SEATTLE MAN SENTENCED FOR TAX FRAUD SCHEME
Defendant Recruited Low-Income Women to File False Tax Returns
DONALD SHAWN VINSON, 37, of Seattle Washington, was sentenced today in U.S. District Court in Seattle to two years in prison, three years of supervised release and $20,095 in restitution for Conspiracy to Defraud the United States. VINSON pleaded guilty June 14, 2007, admitting that in 2003, he worked with at least eight other people to defraud the IRS by submitting false W-2 forms and claiming false dependants on tax returns. At sentencing U.S. District Judge Ricardo S. Martinez noted that VINSON had a lengthy criminal history, but had appeared to turn his life around shortly before his federal arrest. “I hope you are honest and truthful when you say that hanging out with the wrong people got you here, and you won’t make that mistake in the future.”
According to documents filed in the case, VINSON recruited other people (“filers”) to file fraudulent tax returns in their own names, addresses and social security numbers. VINSON created false Forms W-2, with fabricated amounts of tax withholdings, in the names and social security numbers of the filers.
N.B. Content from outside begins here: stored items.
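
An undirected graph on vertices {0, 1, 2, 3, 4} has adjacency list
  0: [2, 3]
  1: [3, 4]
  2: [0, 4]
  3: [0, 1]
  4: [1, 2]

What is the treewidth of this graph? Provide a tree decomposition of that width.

The largest bag has 3 vertices, giving width 2; this decomposition certifies tw(G) ≤ 2. The edges 2–0–3–1–4–2 form a cycle, so G is not a tree and its treewidth is at least 2. Combining the bounds, tw(G) = 2.

Treewidth 2.
One such decomposition:
Bags: B1 = {0, 2, 3}  B2 = {1, 2, 3}  B3 = {1, 2, 4}
Tree: B1–B2, B2–B3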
VINSON further caused the filers to claim dependents on their tax returns in order to fraudulently obtain the Earned Income Tax Credit (EITC). VINSON knew that these filers were not entitled to the EITC either because the named dependents were not actual dependents of the filer, or because the wages reflected on the returns were reported in fraudulent amounts permitting the unlawful application of the EITC. The amounts claimed by VINSON total over $30,000, and involve federal income tax returns filed for the 2003 and 2004 tax years. VINSON drove some of the filers to tax preparation offices so they could make their false filings, and then took half of the money the filers got as a tax refund.
In asking for the two year sentence, Assistant United States Attorney Janet Freeman noted that the tax filers might not have engaged in this criminal conduct if they had not been recruited by VINSON. “The defendant instructed others on how to commit the fraud. He provided the necessary paperwork for them to do so. The filers used their real names and social security numbers and, thus, they were the ones left holding the bag.” The filers, many of them single mothers or low-income women on public assistance, will have to repay the IRS for the refunds including penalties and interest, and they will have their tax accounts flagged for any irregularities for years to come.
The case was investigated by the Internal Revenue Service - Criminal Investigation and was prosecuted by Assistant United States Attorney Janet Freeman.